Greve dos tanqueiros: alguns postos de BH e região metropolitana já estão sem combustível

A greve dos caminhoneiros do transporte de combustíveis em Minas Gerais, conhecidos como tanqueiros, deflagrada nessa quinta-feira (25), já reflete no abastecimento dos postos de combustíveis de Belo Horizonte e região metropolitana. Em alguns deles, há falta de etanol e gasolina. A categoria reivindica a redução de 3% no Imposto Sobre Circulação de Mercadorias e Serviços (ICMS) cobrado sobre o óleo diesel.

Desde ontem, as bombas de “muitos estabelecimentos estão vazias”. É o que diz o presidente do Sindicato das Empresas Transportadoras de Combustíveis e Derivados de Petróleo do Estado de Minas Gerais (SindTaque), Irani Gomes. “Não temos um número, mas muitos postos já estão sem combustível”, disse.

O Hoje em Dia apurou que falta gasolina no Posto Lagoinha, localizado na altura do número 1.305 da avenida Antônio Carlos, na região Nordeste da capital. Segundo funcionários, não há fila no local.

Em Contagem, na Grande BH, falta etanol no posto localizado no hipermercado Carrefour, que fica no Km 3, na  Rodovia Fernão Dias, bairro Riacho das Pedras. Há grande fila no local. Ambos estabelecimentos estão sem previsão para reabastecimento.

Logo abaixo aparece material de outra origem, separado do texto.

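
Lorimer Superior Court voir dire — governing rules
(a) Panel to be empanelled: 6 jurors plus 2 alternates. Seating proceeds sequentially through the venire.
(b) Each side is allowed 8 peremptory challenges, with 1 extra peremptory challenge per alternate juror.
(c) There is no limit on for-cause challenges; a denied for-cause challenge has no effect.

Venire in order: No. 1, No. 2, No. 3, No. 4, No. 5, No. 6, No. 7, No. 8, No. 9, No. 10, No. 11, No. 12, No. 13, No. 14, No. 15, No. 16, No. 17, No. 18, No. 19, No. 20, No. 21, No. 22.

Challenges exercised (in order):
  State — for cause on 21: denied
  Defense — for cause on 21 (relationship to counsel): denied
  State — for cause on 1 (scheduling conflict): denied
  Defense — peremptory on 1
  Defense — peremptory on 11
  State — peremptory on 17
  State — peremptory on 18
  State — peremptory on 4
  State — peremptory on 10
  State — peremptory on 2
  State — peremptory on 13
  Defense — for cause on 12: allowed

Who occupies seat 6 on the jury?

Removed: #1, #2, #4, #10, #11, #12, #13, #17, #18. (#21 stays — for-cause denied.)
Seating in order: seats 1–6 → #3, #5, #6, #7, #8, #9; alternates → #14, #15.
So seat 6 is #9.

9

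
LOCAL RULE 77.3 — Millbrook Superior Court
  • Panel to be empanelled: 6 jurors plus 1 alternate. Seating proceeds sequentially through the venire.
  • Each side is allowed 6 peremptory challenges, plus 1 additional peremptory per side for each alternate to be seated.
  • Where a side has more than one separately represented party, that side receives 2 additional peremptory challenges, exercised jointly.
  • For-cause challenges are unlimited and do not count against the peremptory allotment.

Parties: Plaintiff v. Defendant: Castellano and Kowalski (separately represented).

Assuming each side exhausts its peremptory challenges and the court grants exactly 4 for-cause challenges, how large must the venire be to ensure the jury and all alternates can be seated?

27

Seats to fill: 6 + 1 alternates = 7.
Peremptories — Plaintiff: 6 + 1×1 = 7; Defendant: 6 + 1×1 + 2 = 9; total 16.
For-cause removals: 4.
Minimum venire: 7 + 16 + 4 = 27.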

Isso porque a categoria, que representa 3.500 tanqueiros em todo o Estado, não pretende voltar aos trabalhados enquanto não houver um retorno positivo por parte do governo estadual. Os profissionais cobram a redução do ICMS de 15% para 12%. A greve é por tempo indeterminado.

“Os representantes do governo disseram que não há condições de reduzir. Os caminhoneiros então foram para as garagens e ninguém vai fazer a distribuição de combustíveis a partir desta sexta. Com os altos preços, não tem como trabalhar. A categoria tem sofrido muito para pagar até mesmo as contas. Por isso, decidiu cruzar os braços até que o governo se manifeste e entenda o que eles estão querendo”, comentou Irani.

Desabastecimento

Via assessoria, o Sindicato do Comércio Varejista de Derivados de Petróleo no Estado de Minas Gerais, (Minaspetro) confirmou o desabastecimento e considerou a situação como “preocupante”.

Em nota, o governo de Minas esclareceu que “as recentes mudanças no preço dos combustíveis não são em função do ICMS, mas sim da política de preços praticada pela Petrobras” e disse, ainda, que “reafirma seu compromisso de não promover o aumento de nenhuma alíquota de ICMS até que seja possível começar a trabalhar pela redução efetiva da carga tributária. No momento, em virtude da situação financeira do estado, a Lei de Responsabilidade Fiscal exige uma compensação para aumentar receita em qualquer movimento de renúncia fiscal, o que não torna possível a redução da alíquota”.

Ainda de acordo com o Estado, do preço total dos combustíveis, o ICMS corresponde a 31% para gasolina, 16% para o etanol e 15% para o diesel.

Manifestação 

Em carreata na manhã de ontem, cerca de 100 caminhões transportadores de combustíveis e de derivados de petróleo de Minas Gerais saíram de Betim, na Região Metropolitana de Belo Horizonte, em direção à Cidade Administrativa, em Belo Horizonte.